Congratulations to Ms. Singer for looking at the evidence and coming to a conclusion. For those unware of the controversy, many parents of children with autism believe that childhood vaccines, specifically the MMR vaccine, is responsible for their child's condition. The theory is that mercury in the preservative Thimerasol, which used to be used in vaccines, caused brain damage in young children. Today, vaccines contain very little if any of this perservative, but there was never much evidence to implicate it anyway. It's possible that since autism is first noticeable at about the same time kids receive their vaccines, that parents assumed a causal link out of the correlation.
Many studies have been done to confirm this causality, but the overwhelming evidence is that vaccines are unrelated to autism.
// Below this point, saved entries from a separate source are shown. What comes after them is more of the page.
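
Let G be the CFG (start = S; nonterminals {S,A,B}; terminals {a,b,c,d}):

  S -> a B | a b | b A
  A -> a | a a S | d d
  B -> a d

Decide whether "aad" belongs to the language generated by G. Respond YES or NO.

Convert to CNF:
  S -> T0 B | T0 T2 | T2 A
  A -> T0 X3 | T1 T1 | a
  B -> T0 T1
  T0 -> a
  T1 -> d
  T2 -> b
  X3 -> T0 S

CYK fill:
  T[0,0] 'a' = {A,T0}  orig:{A}
  T[1,1] 'a' = {A,T0}  orig:{A}
  T[2,2] 'd' = {T1}  orig:{}
  T[0,1] 'aa' = ∅
  T[1,2] 'ad' = {B}
  T[0,2] 'aad' = {S}

S ∈ T[0,2] ⇒ YES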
So enter Ms. Singer, who has a child with autism. She joins a fledgling organization determined to do some good against this condition. She examines the evidence, and comes to the conclusion that autism research needs to move in a new direction. Her reward? She has to step down, because others in the organization want more money spent on research into vaccines and their relationship to autism. The anti-vaccination movement won't be swayed by facts or analysis. They're convinced vaccines are the cause, and won't consider any evidence to the contrary.
Parents concerned about autism refuse to vaccinate their kids, which puts them at risk for diseases that were once commonplace, but are now rarely seen.
Ms. Singer is doing the right thing. She is trying to devote scant resources to where they can do the most good. It's a shame that the community around her can't see where she's coming from, and it's a bigger shame that they're losing such an advocate. I hope Ms. Singer will continue the fight, and I have no doubt that she will.